A Look at Insuring Distressed M&A Deals: The Current Landscape of R&W Insurance (Part 2)
Peter de Boisblanc, HUB International, also contributed to this article.
The economic downturn engendered by the COVID-19 pandemic likely will lead to a significant increase in acquisitions of distressed targets. Representation and warranty (“R&W”) insurance policies as well as related insurance products can facilitate these transactions. Within this alert, we discuss acquisitions of pre-bankruptcy targets, asset acquisitions from targets that have already declared bankruptcy, and potential insurance options available in connection with each of the foregoing.
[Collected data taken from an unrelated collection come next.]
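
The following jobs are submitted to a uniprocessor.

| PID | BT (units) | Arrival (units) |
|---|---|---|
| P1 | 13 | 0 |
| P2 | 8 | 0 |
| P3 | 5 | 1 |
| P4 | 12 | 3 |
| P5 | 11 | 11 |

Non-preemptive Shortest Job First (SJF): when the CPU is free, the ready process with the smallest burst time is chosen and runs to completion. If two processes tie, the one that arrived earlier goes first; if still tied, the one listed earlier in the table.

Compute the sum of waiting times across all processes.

66

Gantt: | P2 0-8 | P3 8-13 | P5 13-24 | P4 24-36 | P1 36-49 |
Completion: P1=49  P2=8  P3=13  P4=36  P5=24
Turnaround (C−A): P1=49  P2=8  P3=12  P4=33  P5=13
Waiting = turnaround − burst: P1=36, P2=0, P3=7, P4=21, P5=2
Total waiting = 36 + 0 + 7 + 21 + 2 = 66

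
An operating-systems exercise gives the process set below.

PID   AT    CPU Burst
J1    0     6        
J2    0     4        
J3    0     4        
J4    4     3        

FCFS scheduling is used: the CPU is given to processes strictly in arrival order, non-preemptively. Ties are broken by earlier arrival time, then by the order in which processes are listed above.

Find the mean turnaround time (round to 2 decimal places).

10.75

Gantt: | J1 0-6 | J2 6-10 | J3 10-14 | J4 14-17 |
Completion: J1=6  J2=10  J3=14  J4=17
Turnaround (C−A): J1=6  J2=10  J3=14  J4=13
Turnaround times: J1=6, J2=10, J3=14, J4=13
Average turnaround = (6+10+14+13) / 4 = 43/4 = 10.75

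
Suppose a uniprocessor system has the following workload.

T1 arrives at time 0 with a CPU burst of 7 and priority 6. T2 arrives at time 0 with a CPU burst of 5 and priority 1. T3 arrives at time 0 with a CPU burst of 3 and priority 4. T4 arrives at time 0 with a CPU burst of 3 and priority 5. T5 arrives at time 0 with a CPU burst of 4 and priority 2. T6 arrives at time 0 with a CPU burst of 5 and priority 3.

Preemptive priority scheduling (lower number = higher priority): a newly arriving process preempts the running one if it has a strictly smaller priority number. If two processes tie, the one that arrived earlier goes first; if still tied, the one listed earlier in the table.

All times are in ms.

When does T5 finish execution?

Schedule: | T2 0-5 | T5 5-9 | T6 9-14 | T3 14-17 | T4 17-20 | T1 20-27 |
Completion: T1=27  T2=5  T3=17  T4=20  T5=9  T6=14
Turnaround (C−A): T1=27  T2=5  T3=17  T4=20  T5=9  T6=14

9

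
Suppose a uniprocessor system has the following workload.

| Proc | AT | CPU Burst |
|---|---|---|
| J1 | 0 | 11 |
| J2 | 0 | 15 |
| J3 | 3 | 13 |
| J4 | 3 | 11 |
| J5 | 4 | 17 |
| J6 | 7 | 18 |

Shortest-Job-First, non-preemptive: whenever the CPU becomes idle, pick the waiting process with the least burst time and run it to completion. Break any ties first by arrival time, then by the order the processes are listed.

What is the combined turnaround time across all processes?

253

Gantt: | J1 0-11 | J4 11-22 | J3 22-35 | J2 35-50 | J5 50-67 | J6 67-85 |
Completion: J1=11  J2=50  J3=35  J4=22  J5=67  J6=85
Turnaround = completion − arrival: J1=11, J2=50, J3=32, J4=19, J5=63, J6=78
Total turnaround = 11 + 50 + 32 + 19 + 63 + 78 = 253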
Pre-Bankruptcy Targets, and Insurance for Fraudulent Transfers
The process for obtaining an R&W insurance policy to cover a transaction involving a distressed target is similar to the process for obtaining an R&W insurance policy to cover a conventional transaction. As in a conventional transaction, the insurer will expect the buyer to conduct significant diligence and for the seller to provide fulsome disclosures. Insurers will pay particular attention to the target’s operations during the period in which the target experienced financial distress and will expect the buyer to thoroughly diligence whether the target complied with laws and upheld its contractual obligations while operating in financial distress. Policyholders should additionally pay close attention to the impact of exclusions relating to COVID-19, given that a distressed business would likely have operated outside of the ordinary course of business during the height of the pandemic, which could implicate a number of representations. For example, mass furloughs or layoffs could trigger not only employment representations, but representations concerning compliance with laws, the absence of certain developments since the most recent balance sheet, employee benefits, customer relationships, etc.
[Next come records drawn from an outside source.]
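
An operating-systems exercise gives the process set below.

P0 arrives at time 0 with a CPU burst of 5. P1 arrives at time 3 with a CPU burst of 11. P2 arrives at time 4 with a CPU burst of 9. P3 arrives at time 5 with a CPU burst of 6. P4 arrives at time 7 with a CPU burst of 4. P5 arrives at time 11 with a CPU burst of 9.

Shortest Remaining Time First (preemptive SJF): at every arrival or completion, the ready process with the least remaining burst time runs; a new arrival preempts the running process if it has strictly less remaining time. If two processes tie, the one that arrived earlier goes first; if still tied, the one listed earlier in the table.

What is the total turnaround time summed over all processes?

Gantt: | P0 0-5 | P3 5-11 | P4 11-15 | P2 15-24 | P5 24-33 | P1 33-44 |
Completion: P0=5  P1=44  P2=24  P3=11  P4=15  P5=33
Turnaround (C−A): P0=5  P1=41  P2=20  P3=6  P4=8  P5=22
Turnaround = completion − arrival: P0=5, P1=41, P2=20, P3=6, P4=8, P5=22
Total turnaround = 5 + 41 + 20 + 6 + 8 + 22 = 102

102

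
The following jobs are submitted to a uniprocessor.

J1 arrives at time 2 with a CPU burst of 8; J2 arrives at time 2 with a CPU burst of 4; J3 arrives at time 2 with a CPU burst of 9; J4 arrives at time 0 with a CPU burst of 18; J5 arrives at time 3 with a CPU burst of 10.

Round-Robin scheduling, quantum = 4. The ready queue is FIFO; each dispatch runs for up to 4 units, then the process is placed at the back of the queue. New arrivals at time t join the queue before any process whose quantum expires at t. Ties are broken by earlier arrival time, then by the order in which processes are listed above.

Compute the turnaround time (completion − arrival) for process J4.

49

Schedule: | J4 0-4 | J1 4-8 | J2 8-12 | J3 12-16 | J5 16-20 | J4 20-24 | J1 24-28 | J3 28-32 | J5 32-36 | J4 36-40 | J3 40-41 | J5 41-43 | J4 43-49 |
Completion: J1=28  J2=12  J3=41  J4=49  J5=43
Turnaround (C−A): J1=26  J2=10  J3=39  J4=49  J5=40
Turnaround(J4) = completion − arrival = 49 − 0 = 49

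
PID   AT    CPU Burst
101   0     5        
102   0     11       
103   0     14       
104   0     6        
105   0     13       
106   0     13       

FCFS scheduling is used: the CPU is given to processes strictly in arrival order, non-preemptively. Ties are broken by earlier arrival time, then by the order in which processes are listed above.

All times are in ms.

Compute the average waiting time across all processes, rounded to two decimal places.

Timeline: | 101 0-5 | 102 5-16 | 103 16-30 | 104 30-36 | 105 36-49 | 106 49-62 |
Completion: 101=5  102=16  103=30  104=36  105=49  106=62
Waiting times: 101=0, 102=5, 103=16, 104=30, 105=36, 106=49
Average waiting = (0+5+16+30+36+49) / 6 = 136/6 = 22.67

22.67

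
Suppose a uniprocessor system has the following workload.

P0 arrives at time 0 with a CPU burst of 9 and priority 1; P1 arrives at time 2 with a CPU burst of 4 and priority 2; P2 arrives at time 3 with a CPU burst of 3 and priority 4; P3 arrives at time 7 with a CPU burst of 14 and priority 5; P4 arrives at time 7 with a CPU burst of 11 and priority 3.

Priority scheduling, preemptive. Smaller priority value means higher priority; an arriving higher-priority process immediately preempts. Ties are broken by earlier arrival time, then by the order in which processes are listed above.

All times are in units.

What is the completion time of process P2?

Schedule: | P0 0-9 | P1 9-13 | P4 13-24 | P2 24-27 | P3 27-41 |
Completion: P0=9  P1=13  P2=27  P3=41  P4=24
Turnaround (C−A): P0=9  P1=11  P2=24  P3=34  P4=17

27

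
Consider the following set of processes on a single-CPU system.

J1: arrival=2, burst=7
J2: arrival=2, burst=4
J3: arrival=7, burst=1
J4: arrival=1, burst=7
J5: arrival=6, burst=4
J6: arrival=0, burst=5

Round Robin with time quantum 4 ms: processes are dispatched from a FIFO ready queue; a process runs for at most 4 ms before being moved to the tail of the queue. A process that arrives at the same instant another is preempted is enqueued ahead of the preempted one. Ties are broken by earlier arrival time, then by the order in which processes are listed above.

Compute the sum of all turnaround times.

111

Timeline: | J6 0-4 | J4 4-8 | J1 8-12 | J2 12-16 | J6 16-17 | J5 17-21 | J3 21-22 | J4 22-25 | J1 25-28 |
Completion: J1=28  J2=16  J3=22  J4=25  J5=21  J6=17
Turnaround = completion − arrival: J1=26, J2=14, J3=15, J4=24, J5=15, J6=17
Total turnaround = 26 + 14 + 15 + 24 + 15 + 17 = 111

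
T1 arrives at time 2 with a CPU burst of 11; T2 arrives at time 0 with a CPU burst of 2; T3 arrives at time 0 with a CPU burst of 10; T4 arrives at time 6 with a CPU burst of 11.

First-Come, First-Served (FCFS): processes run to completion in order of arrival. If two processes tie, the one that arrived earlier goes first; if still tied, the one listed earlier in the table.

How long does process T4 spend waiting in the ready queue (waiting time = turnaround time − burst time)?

17

Timeline: | T2 0-2 | T3 2-12 | T1 12-23 | T4 23-34 |
Completion: T1=23  T2=2  T3=12  T4=34
Waiting(T4) = turnaround − burst = 28 − 11 = 17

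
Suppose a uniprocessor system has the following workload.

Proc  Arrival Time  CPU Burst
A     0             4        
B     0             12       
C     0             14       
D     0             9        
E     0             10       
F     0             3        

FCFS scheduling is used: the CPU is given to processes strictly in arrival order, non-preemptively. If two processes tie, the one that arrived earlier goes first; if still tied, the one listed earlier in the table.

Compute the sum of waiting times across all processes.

138

Schedule: | A 0-4 | B 4-16 | C 16-30 | D 30-39 | E 39-49 | F 49-52 |
Completion: A=4  B=16  C=30  D=39  E=49  F=52
Turnaround (C−A): A=4  B=16  C=30  D=39  E=49  F=52
Waiting = turnaround − burst: A=0, B=4, C=16, D=30, E=39, F=49
Total waiting = 0 + 4 + 16 + 30 + 39 + 49 = 138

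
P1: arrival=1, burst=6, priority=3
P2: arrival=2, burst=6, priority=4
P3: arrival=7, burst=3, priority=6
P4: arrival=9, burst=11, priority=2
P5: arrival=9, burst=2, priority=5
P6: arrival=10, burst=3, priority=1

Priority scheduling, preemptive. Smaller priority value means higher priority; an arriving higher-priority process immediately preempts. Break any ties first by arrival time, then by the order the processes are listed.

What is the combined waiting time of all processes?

62

Schedule: | idle 0-1 | P1 1-7 | P2 7-9 | P4 9-10 | P6 10-13 | P4 13-23 | P2 23-27 | P5 27-29 | P3 29-32 |
Completion: P1=7  P2=27  P3=32  P4=23  P5=29  P6=13
Waiting = turnaround − burst: P1=0, P2=19, P3=22, P4=3, P5=18, P6=0
Total waiting = 0 + 19 + 22 + 3 + 18 + 0 = 62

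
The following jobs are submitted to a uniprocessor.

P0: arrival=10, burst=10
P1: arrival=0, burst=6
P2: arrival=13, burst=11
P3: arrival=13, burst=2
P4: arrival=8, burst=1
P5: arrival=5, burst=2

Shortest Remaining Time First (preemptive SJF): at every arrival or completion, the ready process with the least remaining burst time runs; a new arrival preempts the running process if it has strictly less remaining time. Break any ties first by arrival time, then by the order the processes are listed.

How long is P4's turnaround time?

Schedule: | P1 0-6 | P5 6-8 | P4 8-9 | idle 9-10 | P0 10-13 | P3 13-15 | P0 15-22 | P2 22-33 |
Completion: P0=22  P1=6  P2=33  P3=15  P4=9  P5=8
Turnaround (C−A): P0=12  P1=6  P2=20  P3=2  P4=1  P5=3
Turnaround(P4) = completion − arrival = 9 − 8 = 1

1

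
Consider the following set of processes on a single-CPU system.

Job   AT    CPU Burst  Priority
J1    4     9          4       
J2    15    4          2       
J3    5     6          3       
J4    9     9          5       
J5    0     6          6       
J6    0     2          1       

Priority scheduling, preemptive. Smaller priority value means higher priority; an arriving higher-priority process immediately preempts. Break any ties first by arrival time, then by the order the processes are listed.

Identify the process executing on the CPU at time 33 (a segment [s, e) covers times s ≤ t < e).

J5

Schedule: | J6 0-2 | J5 2-4 | J1 4-5 | J3 5-11 | J1 11-15 | J2 15-19 | J1 19-23 | J4 23-32 | J5 32-36 |
Completion: J1=23  J2=19  J3=11  J4=32  J5=36  J6=2
Turnaround (C−A): J1=19  J2=4  J3=6  J4=23  J5=36  J6=2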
In transactions involving financially distressed sellers, there is a risk that the seller may enter bankruptcy (either voluntarily or involuntarily) after the transaction is consummated. If that occurs, the buyer may be sued by a trustee, the seller itself, or a committee of unsecured creditors alleging that the transaction constituted a fraudulent transfer.1 If the fraudulent transfer action is successful, the subject transaction may be unwound altogether, or, more commonly, the buyer may be required to pay a judgment equal to the difference between the value of the assets it purchased (as determined by the court or jury as applicable) and the consideration the buyer provided to acquire the assets.